Now more than likely you're pie crust needs to thaw (at least the ones I buy do) so set that shit out on the counter before you start prepping everything else. I set my berries out too, because they're basically just a giant blackberry rock and you cant do anything with them. So take about twenty minutes to fart around the house, Facebook creep, or whatever the hell else you do.


Look it's thawing... So exciting...

 Preheat your oven. I put mine on 350.

When your berries have thawed enough, dump some of them in a bowl. I just eye ball it. Then you'll want to sprinkle some sugar and flour on top of them, and mix it until the berries are coated. I put a little extra sugar on mine, because blackberries can be kind of tart. Also, the flour will act as thickener when you bake your pies so you have that lovely gooey texture.

I know it looks kinda gross, but I promise the results are worth it.

Then you're going to scoop them into your pie crusts. Don't freak out if they look like they're going to topple over. You want them to look a little fuller, because they will turn into mush in the the oven.

Now we're going to make a topping for your cobbler. This part is optional, but I think it adds flavor, so if you don't want to do you it you don't have to. I take a 1/2 - 1 tablespoon of COLD butter, the same amount of flour, and a little sugar (optional again especially if you felt like you over sugared your berries).
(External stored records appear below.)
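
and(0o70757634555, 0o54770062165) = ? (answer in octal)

0o50750020145

AND each oct digit independently (no carries):
  7&5=5, 0&4=0, 7&7=7, 5&7=5, 7&0=0, 6&0=0, 3&6=2, 4&2=0, 5&1=1, 5&6=4, 5&5=5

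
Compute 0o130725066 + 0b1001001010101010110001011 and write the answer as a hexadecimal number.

0x288FFC1

0o130725066 = 0x163AA36 in hexadecimal.
0b1001001010101010110001011 = 0x125558B in hexadecimal.
Add column by column in base 16, right to left:
  6+B = 1 carry 1
  3+8+1 = C
  A+5 = F
  A+5 = F
  3+5 = 8
  6+2 = 8
  1+1 = 2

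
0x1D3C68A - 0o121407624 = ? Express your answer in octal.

0o43333366

0x1D3C68A = 0o164743212 in octal.
Subtract column by column in base 8:
  2-4 → 6 (borrow)
  1-2-1 → 6 (borrow)
  2-6-1 → 3 (borrow)
  3-7-1 → 3 (borrow)
  4-0-1 → 3
  7-4 → 3
  4-1 → 3
  6-2 → 4
  1-1 → 0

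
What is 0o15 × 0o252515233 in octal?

0o4252354737

Multiply each base-8 digit by 13, carrying:
  3×13 = 39 → write 7 carry 4
  3×13+4 = 43 → write 3 carry 5
  2×13+5 = 31 → write 7 carry 3
  5×13+3 = 68 → write 4 carry 8
  1×13+8 = 21 → write 5 carry 2
  5×13+2 = 67 → write 3 carry 8
  2×13+8 = 34 → write 2 carry 4
  5×13+4 = 69 → write 5 carry 8
  2×13+8 = 34 → write 2 carry 4
  remaining carry: 4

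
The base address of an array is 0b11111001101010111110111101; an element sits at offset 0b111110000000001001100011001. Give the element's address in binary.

Add column by column in base 2, right to left:
  1+1 = 0 carry 1
  0+0+1 = 1
  1+0 = 1
  1+1 = 0 carry 1
  1+1+1 = 1 carry 1
  1+0+1 = 0 carry 1
  0+0+1 = 1
  1+0 = 1
  1+1 = 0 carry 1
  1+1+1 = 1 carry 1
  1+0+1 = 0 carry 1
  1+0+1 = 0 carry 1
  0+1+1 = 0 carry 1
  1+0+1 = 0 carry 1
  0+0+1 = 1
  1+0 = 1
  0+0 = 0
  1+0 = 1
  1+0 = 1
  0+0 = 0
  0+0 = 0
  1+0 = 1
  1+1 = 0 carry 1
  1+1+1 = 1 carry 1
  1+1+1 = 1 carry 1
  1+1+1 = 1 carry 1
  0+1+1 = 0 carry 1
  final carry 1

0b1011101001101100001011010110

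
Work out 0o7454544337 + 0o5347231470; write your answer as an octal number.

0o15023776027

Add column by column in base 8, right to left:
  7+0 = 7
  3+7 = 2 carry 1
  3+4+1 = 0 carry 1
  4+1+1 = 6
  4+3 = 7
  5+2 = 7
  4+7 = 3 carry 1
  5+4+1 = 2 carry 1
  4+3+1 = 0 carry 1
  7+5+1 = 5 carry 1
  final carry 1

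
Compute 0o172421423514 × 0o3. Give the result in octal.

Multiply each base-8 digit by 3, carrying:
  4×3 = 12 → write 4 carry 1
  1×3+1 = 4 → write 4
  5×3 = 15 → write 7 carry 1
  3×3+1 = 10 → write 2 carry 1
  2×3+1 = 7 → write 7
  4×3 = 12 → write 4 carry 1
  1×3+1 = 4 → write 4
  2×3 = 6 → write 6
  4×3 = 12 → write 4 carry 1
  2×3+1 = 7 → write 7
  7×3 = 21 → write 5 carry 2
  1×3+2 = 5 → write 5

0o557464472744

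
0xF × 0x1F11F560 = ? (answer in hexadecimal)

Multiply each base-16 digit by 15, carrying:
  0×15 = 0 → write 0
  6×15 = 90 → write A carry 5
  5×15+5 = 80 → write 0 carry 5
  F×15+5 = 230 → write 6 carry 14
  1×15+14 = 29 → write D carry 1
  1×15+1 = 16 → write 0 carry 1
  F×15+1 = 226 → write 2 carry 14
  1×15+14 = 29 → write D carry 1
  remaining carry: 1

0x1D20D60A0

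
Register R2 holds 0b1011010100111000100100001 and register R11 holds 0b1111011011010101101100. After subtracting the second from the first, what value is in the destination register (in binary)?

0b1001011001011101110110101

Subtract column by column in base 2:
  1-0 → 1
  0-0 → 0
  0-1 → 1 (borrow)
  0-1-1 → 0 (borrow)
  0-0-1 → 1 (borrow)
  1-1-1 → 1 (borrow)
  0-1-1 → 0 (borrow)
  0-0-1 → 1 (borrow)
  1-1-1 → 1 (borrow)
  0-0-1 → 1 (borrow)
  0-1-1 → 0 (borrow)
  0-0-1 → 1 (borrow)
  1-1-1 → 1 (borrow)
  1-1-1 → 1 (borrow)
  1-0-1 → 0
  0-1 → 1 (borrow)
  0-1-1 → 0 (borrow)
  1-0-1 → 0
  0-1 → 1 (borrow)
  1-1-1 → 1 (borrow)
  0-1-1 → 0 (borrow)
  1-1-1 → 1 (borrow)
  1-0-1 → 0
  0-0 → 0
  1-0 → 1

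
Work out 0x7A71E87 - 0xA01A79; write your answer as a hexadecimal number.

0x707040E

Subtract column by column in base 16:
  7-9 → E (borrow)
  8-7-1 → 0
  E-A → 4
  1-1 → 0
  7-0 → 7
  A-A → 0
  7-0 → 7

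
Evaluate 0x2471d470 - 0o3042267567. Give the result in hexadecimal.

0xbe864f9

0o3042267567 = 0x18896f77 in hexadecimal.
Subtract column by column in base 16:
  0-7 → 9 (borrow)
  7-7-1 → f (borrow)
  4-f-1 → 4 (borrow)
  d-6-1 → 6
  1-9 → 8 (borrow)
  7-8-1 → e (borrow)
  4-8-1 → b (borrow)
  2-1-1 → 0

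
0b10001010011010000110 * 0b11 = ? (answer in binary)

0b110011111001110010010

Multiply each base-2 digit by 3, carrying:
  0×3 = 0 → write 0
  1×3 = 3 → write 1 carry 1
  1×3+1 = 4 → write 0 carry 2
  0×3+2 = 2 → write 0 carry 1
  0×3+1 = 1 → write 1
  0×3 = 0 → write 0
  0×3 = 0 → write 0
  1×3 = 3 → write 1 carry 1
  0×3+1 = 1 → write 1
  1×3 = 3 → write 1 carry 1
  1×3+1 = 4 → write 0 carry 2
  0×3+2 = 2 → write 0 carry 1
  0×3+1 = 1 → write 1
  1×3 = 3 → write 1 carry 1
  0×3+1 = 1 → write 1
  1×3 = 3 → write 1 carry 1
  0×3+1 = 1 → write 1
  0×3 = 0 → write 0
  0×3 = 0 → write 0
  1×3 = 3 → write 1 carry 1
  remaining carry: 1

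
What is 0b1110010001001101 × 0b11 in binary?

0b101010110011100111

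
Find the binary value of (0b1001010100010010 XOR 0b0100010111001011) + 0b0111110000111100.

0b10100110100010101

First 0b1001010100010010 XOR 0b0100010111001011 = 0b1101000011011001.
Add column by column in base 2, right to left:
  1+0 = 1
  0+0 = 0
  0+1 = 1
  1+1 = 0 carry 1
  1+1+1 = 1 carry 1
  0+1+1 = 0 carry 1
  1+0+1 = 0 carry 1
  1+0+1 = 0 carry 1
  0+0+1 = 1
  0+0 = 0
  0+1 = 1
  0+1 = 1
  1+1 = 0 carry 1
  0+1+1 = 0 carry 1
  1+1+1 = 1 carry 1
  1+0+1 = 0 carry 1
  final carry 1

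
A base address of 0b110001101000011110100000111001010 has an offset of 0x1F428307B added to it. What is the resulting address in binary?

0b1110000001001101110111001001000101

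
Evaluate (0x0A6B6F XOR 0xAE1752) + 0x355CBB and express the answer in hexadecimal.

0xD9D8F8

First 0x0A6B6F XOR 0xAE1752 = 0xA47C3D.
Add column by column in base 16, right to left:
  D+B = 8 carry 1
  3+B+1 = F
  C+C = 8 carry 1
  7+5+1 = D
  4+5 = 9
  A+3 = D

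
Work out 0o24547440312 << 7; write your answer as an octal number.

0o5131710062400

7 bits is not a whole number of base-8 digits; in binary: 10100101100111100100000011001010 << 7 = 101001011001111001000000110010100000000.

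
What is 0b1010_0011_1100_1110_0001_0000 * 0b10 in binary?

Multiply each base-2 digit by 2, carrying:
  0×2 = 0 → write 0
  0×2 = 0 → write 0
  0×2 = 0 → write 0
  0×2 = 0 → write 0
  1×2 = 2 → write 0 carry 1
  0×2+1 = 1 → write 1
  0×2 = 0 → write 0
  0×2 = 0 → write 0
  0×2 = 0 → write 0
  1×2 = 2 → write 0 carry 1
  1×2+1 = 3 → write 1 carry 1
  1×2+1 = 3 → write 1 carry 1
  0×2+1 = 1 → write 1
  0×2 = 0 → write 0
  1×2 = 2 → write 0 carry 1
  1×2+1 = 3 → write 1 carry 1
  1×2+1 = 3 → write 1 carry 1
  1×2+1 = 3 → write 1 carry 1
  0×2+1 = 1 → write 1
  0×2 = 0 → write 0
  0×2 = 0 → write 0
  1×2 = 2 → write 0 carry 1
  0×2+1 = 1 → write 1
  1×2 = 2 → write 0 carry 1
  remaining carry: 1

0b1010001111001110000100000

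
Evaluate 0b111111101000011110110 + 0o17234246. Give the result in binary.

0b10111010000100110011100

0o17234246 = 0b1111010011100010100110 in binary.
Add column by column in base 2, right to left:
  0+0 = 0
  1+1 = 0 carry 1
  1+1+1 = 1 carry 1
  0+0+1 = 1
  1+0 = 1
  1+1 = 0 carry 1
  1+0+1 = 0 carry 1
  1+1+1 = 1 carry 1
  0+0+1 = 1
  0+0 = 0
  0+0 = 0
  0+1 = 1
  1+1 = 0 carry 1
  0+1+1 = 0 carry 1
  1+0+1 = 0 carry 1
  1+0+1 = 0 carry 1
  1+1+1 = 1 carry 1
  1+0+1 = 0 carry 1
  1+1+1 = 1 carry 1
  1+1+1 = 1 carry 1
  1+1+1 = 1 carry 1
  0+1+1 = 0 carry 1
  final carry 1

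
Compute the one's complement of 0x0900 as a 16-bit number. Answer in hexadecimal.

Each hex digit d becomes F−d:
  0→F, 9→6, 0→F, 0→F

0xF6FF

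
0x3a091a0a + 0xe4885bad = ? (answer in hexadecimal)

Add column by column in base 16, right to left:
  a+d = 7 carry 1
  0+a+1 = b
  a+b = 5 carry 1
  1+5+1 = 7
  9+8 = 1 carry 1
  0+8+1 = 9
  a+4 = e
  3+e = 1 carry 1
  final carry 1

0x11e9175b7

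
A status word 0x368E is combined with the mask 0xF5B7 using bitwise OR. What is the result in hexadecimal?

0xF7BF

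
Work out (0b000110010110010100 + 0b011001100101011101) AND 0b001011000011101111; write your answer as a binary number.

Add column by column in base 2, right to left:
  0+1 = 1
  0+0 = 0
  1+1 = 0 carry 1
  0+1+1 = 0 carry 1
  1+1+1 = 1 carry 1
  0+0+1 = 1
  0+1 = 1
  1+0 = 1
  1+1 = 0 carry 1
  0+0+1 = 1
  1+0 = 1
  0+1 = 1
  0+1 = 1
  1+0 = 1
  1+0 = 1
  0+1 = 1
  0+1 = 1
Sum = 0b11111111011110001; now AND with 0b001011000011101111:
  011111111011110001
& 001011000011101111
= 001011000011100001

0b1011000011100001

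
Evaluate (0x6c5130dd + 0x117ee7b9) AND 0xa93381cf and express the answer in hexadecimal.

Add column by column in base 16, right to left:
  d+9 = 6 carry 1
  d+b+1 = 9 carry 1
  0+7+1 = 8
  3+e = 1 carry 1
  1+e+1 = 0 carry 1
  5+7+1 = d
  c+1 = d
  6+1 = 7
Sum = 0x7dd01896; now AND with 0xa93381cf:
  7&a=2, d&9=9, d&3=1, 0&3=0, 1&8=0, 8&1=0, 9&c=8, 6&f=6

0x29100086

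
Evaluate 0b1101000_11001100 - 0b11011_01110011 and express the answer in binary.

0b100110101011001

Subtract column by column in base 2:
  0-1 → 1 (borrow)
  0-1-1 → 0 (borrow)
  1-0-1 → 0
  1-0 → 1
  0-1 → 1 (borrow)
  0-1-1 → 0 (borrow)
  1-1-1 → 1 (borrow)
  1-0-1 → 0
  0-1 → 1 (borrow)
  0-1-1 → 0 (borrow)
  0-0-1 → 1 (borrow)
  1-1-1 → 1 (borrow)
  0-1-1 → 0 (borrow)
  1-0-1 → 0
  1-0 → 1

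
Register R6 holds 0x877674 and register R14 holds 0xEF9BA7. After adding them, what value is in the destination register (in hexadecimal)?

0x177121B

Add column by column in base 16, right to left:
  4+7 = B
  7+A = 1 carry 1
  6+B+1 = 2 carry 1
  7+9+1 = 1 carry 1
  7+F+1 = 7 carry 1
  8+E+1 = 7 carry 1
  final carry 1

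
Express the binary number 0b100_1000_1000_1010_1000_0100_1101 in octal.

0o442124115

Group the bits in threes: 100 100 010 001 010 100 001 001 101 → 442124115.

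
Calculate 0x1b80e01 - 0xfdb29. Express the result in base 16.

0x1a832d8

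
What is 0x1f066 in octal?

Expand each hex digit to 4 bits: 1=0001 f=1111 0=0000 6=0110 6=0110.
Group the bits in threes: 011 111 000 001 100 110 → 370146.

0o370146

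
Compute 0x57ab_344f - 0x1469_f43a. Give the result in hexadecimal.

0x43414015

Subtract column by column in base 16:
  f-a → 5
  4-3 → 1
  4-4 → 0
  3-f → 4 (borrow)
  b-9-1 → 1
  a-6 → 4
  7-4 → 3
  5-1 → 4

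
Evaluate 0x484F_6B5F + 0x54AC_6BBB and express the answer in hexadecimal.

Add column by column in base 16, right to left:
  F+B = A carry 1
  5+B+1 = 1 carry 1
  B+B+1 = 7 carry 1
  6+6+1 = D
  F+C = B carry 1
  4+A+1 = F
  8+4 = C
  4+5 = 9

0x9CFBD71A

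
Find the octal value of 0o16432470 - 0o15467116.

0o743352

Subtract column by column in base 8:
  0-6 → 2 (borrow)
  7-1-1 → 5
  4-1 → 3
  2-7 → 3 (borrow)
  3-6-1 → 4 (borrow)
  4-4-1 → 7 (borrow)
  6-5-1 → 0
  1-1 → 0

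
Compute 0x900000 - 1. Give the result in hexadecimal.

The trailing 5 digits are 0, so subtracting 1 borrows through: they become F and the next digit up decrements.

0x8FFFFF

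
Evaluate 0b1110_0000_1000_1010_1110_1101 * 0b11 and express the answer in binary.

0b10101000011010000011000111

Multiply each base-2 digit by 3, carrying:
  1×3 = 3 → write 1 carry 1
  0×3+1 = 1 → write 1
  1×3 = 3 → write 1 carry 1
  1×3+1 = 4 → write 0 carry 2
  0×3+2 = 2 → write 0 carry 1
  1×3+1 = 4 → write 0 carry 2
  1×3+2 = 5 → write 1 carry 2
  1×3+2 = 5 → write 1 carry 2
  0×3+2 = 2 → write 0 carry 1
  1×3+1 = 4 → write 0 carry 2
  0×3+2 = 2 → write 0 carry 1
  1×3+1 = 4 → write 0 carry 2
  0×3+2 = 2 → write 0 carry 1
  0×3+1 = 1 → write 1
  0×3 = 0 → write 0
  1×3 = 3 → write 1 carry 1
  0×3+1 = 1 → write 1
  0×3 = 0 → write 0
  0×3 = 0 → write 0
  0×3 = 0 → write 0
  0×3 = 0 → write 0
  1×3 = 3 → write 1 carry 1
  1×3+1 = 4 → write 0 carry 2
  1×3+2 = 5 → write 1 carry 2
  remaining carry: 10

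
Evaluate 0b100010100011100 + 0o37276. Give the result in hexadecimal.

0x83DA

0b100010100011100 = 0x451C in hexadecimal.
0o37276 = 0x3EBE in hexadecimal.
Add column by column in base 16, right to left:
  C+E = A carry 1
  1+B+1 = D
  5+E = 3 carry 1
  4+3+1 = 8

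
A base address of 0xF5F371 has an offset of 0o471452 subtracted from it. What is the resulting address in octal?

0xF5F371 = 0o75371561 in octal.
Subtract column by column in base 8:
  1-2 → 7 (borrow)
  6-5-1 → 0
  5-4 → 1
  1-1 → 0
  7-7 → 0
  3-4 → 7 (borrow)
  5-0-1 → 4
  7-0 → 7

0o74700107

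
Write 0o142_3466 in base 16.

Each octal digit is 3 bits: 1=001 4=100 2=010 3=011 4=100 6=110 6=110.
Group the bits into nibbles: 0110 0010 0111 0011 0110 → 62736.

0x62736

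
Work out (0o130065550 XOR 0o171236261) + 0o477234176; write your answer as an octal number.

First 0o130065550 XOR 0o171236261 = 0o041253731.
Add column by column in base 8, right to left:
  1+6 = 7
  3+7 = 2 carry 1
  7+1+1 = 1 carry 1
  3+4+1 = 0 carry 1
  5+3+1 = 1 carry 1
  2+2+1 = 5
  1+7 = 0 carry 1
  4+7+1 = 4 carry 1
  0+4+1 = 5

0o540510127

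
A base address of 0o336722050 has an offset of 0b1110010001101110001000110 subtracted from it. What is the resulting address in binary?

0b1101100101100011111100010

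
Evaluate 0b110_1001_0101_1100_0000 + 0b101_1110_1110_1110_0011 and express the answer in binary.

0b11001000010010100011

Add column by column in base 2, right to left:
  0+1 = 1
  0+1 = 1
  0+0 = 0
  0+0 = 0
  0+0 = 0
  0+1 = 1
  1+1 = 0 carry 1
  1+1+1 = 1 carry 1
  1+0+1 = 0 carry 1
  0+1+1 = 0 carry 1
  1+1+1 = 1 carry 1
  0+1+1 = 0 carry 1
  1+0+1 = 0 carry 1
  0+1+1 = 0 carry 1
  0+1+1 = 0 carry 1
  1+1+1 = 1 carry 1
  0+1+1 = 0 carry 1
  1+0+1 = 0 carry 1
  1+1+1 = 1 carry 1
  final carry 1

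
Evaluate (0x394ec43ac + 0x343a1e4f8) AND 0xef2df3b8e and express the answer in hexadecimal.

0x6d08e2884

Add column by column in base 16, right to left:
  c+8 = 4 carry 1
  a+f+1 = a carry 1
  3+4+1 = 8
  4+e = 2 carry 1
  c+1+1 = e
  e+a = 8 carry 1
  4+3+1 = 8
  9+4 = d
  3+3 = 6
Sum = 0x6d88e28a4; now AND with 0xef2df3b8e:
  6&e=6, d&f=d, 8&2=0, 8&d=8, e&f=e, 2&3=2, 8&b=8, a&8=8, 4&e=4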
You want to take a fork, and cut the butter into your other ingredients. If it gets kind of melty, then put it back in your fridge. You want you butter to be cold, yo.

Mmmmm lice.... :>

Then when you have it all smashed together, sprinkle it all over the top of your pies.

Y'all like my fancy angle? That's about all the photography skills I have.


Oh shit son, it's time to bake! So shove those bad boys in your oven, and go occupy yourself. I check on mine about 15-20 minutes in. Obviously, my oven is not as swanky as yours so you may have to adjust the times slightly. I just look for a golden brown crust, and then I pull them out to cool.


Om-fucking-nom.

 After that, dump some funderful vanilla ice cream on top of it, and live your life as the happiest mini pie eater on the planet. Well.... Until your pie is gone. 

So, there you have it. Pie. The End.